Speaker: Yannis Agiomyrgiannakis (Google) and Ranniery Maia (Toshiba Research Europe Ltd.)
Date: Wednesday 02 March 2011, 13:00 - 15:00
Venue: Cambridge University Engineering Department, Lecture Room 2
Abstract: Statistical parametric speech synthesis is based on the combination of a fully parametric speech representation and a generative statistical framework. The first part of this talk describes the speech production mechanism from a signal processing point of view and provides an introduction to modern vocoding techniques. The second part of this talk addresses vocoding in the context of statistical parametric speech synthesis and discusses modern techniques that alleviate the inherent unnaturalness of the sound produced by those systems.
  • [2011-02-09] New and emerging applications of 'adaptive' speech synthesis. Junichi Yamagishi.[ slides]

Speaker: Junichi Yamagishi, Centre for Speech Technology Research (CSTR) at the University of Edinburgh
Date: Wednesday 09 February 2011, 13:00 - 15:00
Venue: Cambridge University Engineering Department, Lecture Room 4
Abstract: Until recently, text-to-speech was often just an 'optional extra' which allowed text to be read out loud. But now, thanks to HMM and speaker adaptation technologies, which were originally developed for ASR, speech synthesis can mean more than just the reading out of text in a predefined voice. New research areas and more interesting applications are emerging. In this talk, after a quick overview of the basic approaches to statistical speech synthesis including speaker adaptation, we consider some of these new applications of speech synthesis. We look behind each application at the underlying theoretical techniques used and describe the scientific advances that have made them possible. The applications we will examine include personalised speech-to-speech translation, clinical applications such as voice reconstruction for patients who have disordered speech, and noise-adaptive speech synthesis. The techniques we will examine include structural adaptation approaches, unsupervised adaptation, multi-pass architecture, and cross-lingual adaptation for speech synthesis.
  • [2011-01-26] Modelling trajectories in statistical speech synthesis. Matt Shannon and Heiga Zen. [ slides1/ slides2]

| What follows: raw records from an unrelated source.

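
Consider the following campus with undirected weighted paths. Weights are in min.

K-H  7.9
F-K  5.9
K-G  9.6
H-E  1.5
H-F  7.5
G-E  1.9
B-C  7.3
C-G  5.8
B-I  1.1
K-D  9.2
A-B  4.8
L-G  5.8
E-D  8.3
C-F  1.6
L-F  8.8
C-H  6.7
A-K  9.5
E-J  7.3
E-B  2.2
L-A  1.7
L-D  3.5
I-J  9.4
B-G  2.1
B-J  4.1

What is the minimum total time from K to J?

15.7 min

Settle nodes by increasing distance from K:
K: 0
F: 5.9  (via K)
C: 7.5  (via F)
H: 7.9  (via K)
D: 9.2  (via K)
E: 9.4  (via H)
A: 9.5  (via K)
G: 9.6  (via K)
L: 11.2  (via A)
B: 11.6  (via E)
I: 12.7  (via B)
J: 15.7  (via B)
Shortest route: K → H → E → B → J = 15.7 min.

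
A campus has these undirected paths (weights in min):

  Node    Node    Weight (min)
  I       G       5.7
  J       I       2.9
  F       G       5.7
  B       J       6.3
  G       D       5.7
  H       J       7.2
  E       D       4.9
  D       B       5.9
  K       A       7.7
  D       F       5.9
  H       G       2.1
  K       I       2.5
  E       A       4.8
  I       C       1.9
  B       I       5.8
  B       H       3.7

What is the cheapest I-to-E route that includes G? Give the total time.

16.3 min

Best I to G: I–G costing 5.7
Best G to E: G–D–E costing 10.6
Total via G: 5.7 + 10.6 = 16.3 min.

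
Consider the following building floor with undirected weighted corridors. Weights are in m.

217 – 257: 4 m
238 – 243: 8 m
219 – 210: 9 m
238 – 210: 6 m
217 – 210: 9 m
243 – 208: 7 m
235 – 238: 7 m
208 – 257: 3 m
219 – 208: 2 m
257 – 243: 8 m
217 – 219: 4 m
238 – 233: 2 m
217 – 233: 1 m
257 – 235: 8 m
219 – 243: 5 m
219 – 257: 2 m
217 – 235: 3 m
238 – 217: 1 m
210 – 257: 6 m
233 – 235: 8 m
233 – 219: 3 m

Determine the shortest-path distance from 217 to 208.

6 m

Shortest distances from 217:
217: 0
233: 1  (via 217)
238: 1  (via 217)
235: 3  (via 217)
257: 4  (via 217)
219: 4  (via 217)
208: 6  (via 219)
Shortest route: 217–219–208 = 6 m.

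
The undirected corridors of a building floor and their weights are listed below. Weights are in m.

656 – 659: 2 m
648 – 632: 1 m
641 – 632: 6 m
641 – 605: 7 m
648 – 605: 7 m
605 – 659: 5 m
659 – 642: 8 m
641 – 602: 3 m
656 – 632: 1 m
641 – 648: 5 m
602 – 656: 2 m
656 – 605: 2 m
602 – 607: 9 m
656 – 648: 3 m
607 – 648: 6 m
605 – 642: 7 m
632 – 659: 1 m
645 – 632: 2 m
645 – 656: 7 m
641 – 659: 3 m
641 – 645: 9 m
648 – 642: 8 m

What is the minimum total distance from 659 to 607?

Candidate routes:
659 - 632 - 656 - 648 - 607: 1+1+3+6 = 11
659 - 632 - 648 - 607: 1+1+6 = 8
659 - 656 - 632 - 648 - 607: 2+1+1+6 = 10
The minimum is 8 m via 659 - 632 - 648 - 607.

8 m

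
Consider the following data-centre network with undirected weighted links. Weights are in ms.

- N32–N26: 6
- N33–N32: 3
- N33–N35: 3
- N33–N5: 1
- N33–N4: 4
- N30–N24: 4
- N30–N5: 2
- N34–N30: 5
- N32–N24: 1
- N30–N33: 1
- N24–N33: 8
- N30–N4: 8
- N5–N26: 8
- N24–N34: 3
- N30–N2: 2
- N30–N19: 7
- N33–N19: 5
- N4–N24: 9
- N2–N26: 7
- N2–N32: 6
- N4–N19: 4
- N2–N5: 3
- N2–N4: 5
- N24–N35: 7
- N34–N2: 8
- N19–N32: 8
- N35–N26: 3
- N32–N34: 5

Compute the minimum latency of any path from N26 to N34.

10 ms

Shortest distances from N26:
N26: 0
N35: 3  (via N26)
N32: 6  (via N26)
N33: 6  (via N35)
N24: 7  (via N32)
N30: 7  (via N33)
N2: 7  (via N26)
N5: 7  (via N33)
N34: 10  (via N24)
Shortest route: N26–N32–N24–N34 = 10 ms.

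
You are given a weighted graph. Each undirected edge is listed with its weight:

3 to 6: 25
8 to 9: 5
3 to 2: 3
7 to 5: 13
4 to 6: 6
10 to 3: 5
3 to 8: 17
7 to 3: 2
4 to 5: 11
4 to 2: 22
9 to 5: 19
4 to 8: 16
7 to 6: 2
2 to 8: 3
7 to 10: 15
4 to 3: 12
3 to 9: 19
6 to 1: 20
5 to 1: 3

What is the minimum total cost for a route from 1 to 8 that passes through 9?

27

Best 1 to 9: 1 → 5 → 9 costing 22
Shortest 9→8: 9 → 8 = 5
Total via 9: 22 + 5 = 27.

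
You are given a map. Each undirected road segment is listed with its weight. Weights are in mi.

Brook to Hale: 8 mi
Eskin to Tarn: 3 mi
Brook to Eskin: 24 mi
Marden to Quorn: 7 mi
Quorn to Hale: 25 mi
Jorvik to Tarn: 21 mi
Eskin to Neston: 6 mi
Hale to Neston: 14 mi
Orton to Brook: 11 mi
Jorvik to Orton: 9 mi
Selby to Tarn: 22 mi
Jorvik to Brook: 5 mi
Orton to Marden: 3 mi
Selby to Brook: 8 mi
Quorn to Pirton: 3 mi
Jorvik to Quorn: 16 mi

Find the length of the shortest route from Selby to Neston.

Candidate routes:
Selby–Brook–Eskin–Neston: 8+24+6 = 38
Selby–Tarn–Eskin–Neston: 22+3+6 = 31
Selby–Brook–Hale–Neston: 8+8+14 = 30
Selby–Brook–Jorvik–Tarn–Eskin–Neston: 8+5+21+3+6 = 43
Cheapest is Selby–Brook–Hale–Neston at 30 mi.

30 mi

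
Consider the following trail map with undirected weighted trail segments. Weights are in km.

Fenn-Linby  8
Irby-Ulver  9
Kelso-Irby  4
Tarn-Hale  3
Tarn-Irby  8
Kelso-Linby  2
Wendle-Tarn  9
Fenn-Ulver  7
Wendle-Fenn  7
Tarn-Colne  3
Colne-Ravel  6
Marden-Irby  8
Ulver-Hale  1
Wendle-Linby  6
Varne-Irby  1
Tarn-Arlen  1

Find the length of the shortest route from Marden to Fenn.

Running Dijkstra from Marden:
Marden: 0
Irby: 8  (via Marden)
Varne: 9  (via Irby)
Kelso: 12  (via Irby)
Linby: 14  (via Kelso)
Tarn: 16  (via Irby)
Ulver: 17  (via Irby)
Arlen: 17  (via Tarn)
Hale: 18  (via Ulver)
Colne: 19  (via Tarn)
Wendle: 20  (via Linby)
Fenn: 22  (via Linby)
Shortest route: Marden–Irby–Kelso–Linby–Fenn = 22 km.

22 km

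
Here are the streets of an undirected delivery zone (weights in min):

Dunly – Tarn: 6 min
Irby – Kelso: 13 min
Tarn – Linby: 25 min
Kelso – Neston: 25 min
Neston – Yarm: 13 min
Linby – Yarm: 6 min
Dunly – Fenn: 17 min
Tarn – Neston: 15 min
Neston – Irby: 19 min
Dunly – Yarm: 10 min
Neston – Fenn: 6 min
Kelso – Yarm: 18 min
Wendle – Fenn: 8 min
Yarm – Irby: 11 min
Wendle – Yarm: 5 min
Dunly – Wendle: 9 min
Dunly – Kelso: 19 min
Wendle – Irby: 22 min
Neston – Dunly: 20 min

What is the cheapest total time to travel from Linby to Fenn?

Candidate routes:
Linby → Yarm → Neston → Fenn: 6+13+6 = 25
Linby → Yarm → Wendle → Fenn: 6+5+8 = 19
Cheapest is Linby → Yarm → Wendle → Fenn at 19 min.

19 min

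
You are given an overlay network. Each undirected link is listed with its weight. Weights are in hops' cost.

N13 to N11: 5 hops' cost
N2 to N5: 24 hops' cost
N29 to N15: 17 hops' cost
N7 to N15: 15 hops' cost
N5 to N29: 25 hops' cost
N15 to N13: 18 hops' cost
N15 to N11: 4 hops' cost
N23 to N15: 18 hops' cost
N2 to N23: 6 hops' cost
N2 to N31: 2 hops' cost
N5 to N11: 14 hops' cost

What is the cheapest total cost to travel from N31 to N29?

Candidate routes:
N31 - N2 - N23 - N15 - N29: 2+6+18+17 = 43
N31 - N2 - N5 - N11 - N15 - N29: 2+24+14+4+17 = 61
N31 - N2 - N23 - N15 - N11 - N5 - N29: 2+6+18+4+14+25 = 69
N31 - N2 - N5 - N29: 2+24+25 = 51
Cheapest is N31 - N2 - N23 - N15 - N29 at 43 hops' cost.

43 hops' cost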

Speaker: Matt Shannon (Cambridge) and Heiga Zen (Toshiba Research Europe Ltd.)
Date: Wednesday 26 January 2011, 13:00 - 15:00
Venue: Cambridge University Engineering Department, Lecture Room 2
Abstract: In statistical speech synthesis we build a probabilistic model of (processed) speech given (processed) text. The processed speech is in the form of a sequence of acoustic feature vectors, and the sequence over time of each component of this feature vector forms a trajectory. In this talk we'll discuss how to model these trajectories.
We will first review a few ways in which the standard HMM synthesis model is unsatisfactory. In particular the standard model is unnormalized, and we'll discuss the practical impact of this lack of normalization. We'll then look at normalized approaches, including the trajectory HMM (a globally normalized model) and the autoregressive HMM (a locally normalized model). Finally we'll discuss some other possible enhancements including minimum generation error (MGE) training.

  • [2011-01-11] Statistical speech synthesis. Heiga Zen. [slides]

Speaker: Heiga Zen (Toshiba Research Europe Ltd.)
Date: Tuesday 11 January 2011, 13:00 - 15:00
Venue: Cambridge University Engineering Department, Lecture Room 4
Abstract: This talk will formulate the speech synthesis problem in a statistical framework and discuss how it is decomposed into its sub-problems, which include text analysis, spectral envelope estimation, and statistical parametric speech synthesis. The talk will also describe how these sub-problems are solved in real speech synthesis systems. Some future challenges and the directions in speech synthesis research will also be discussed.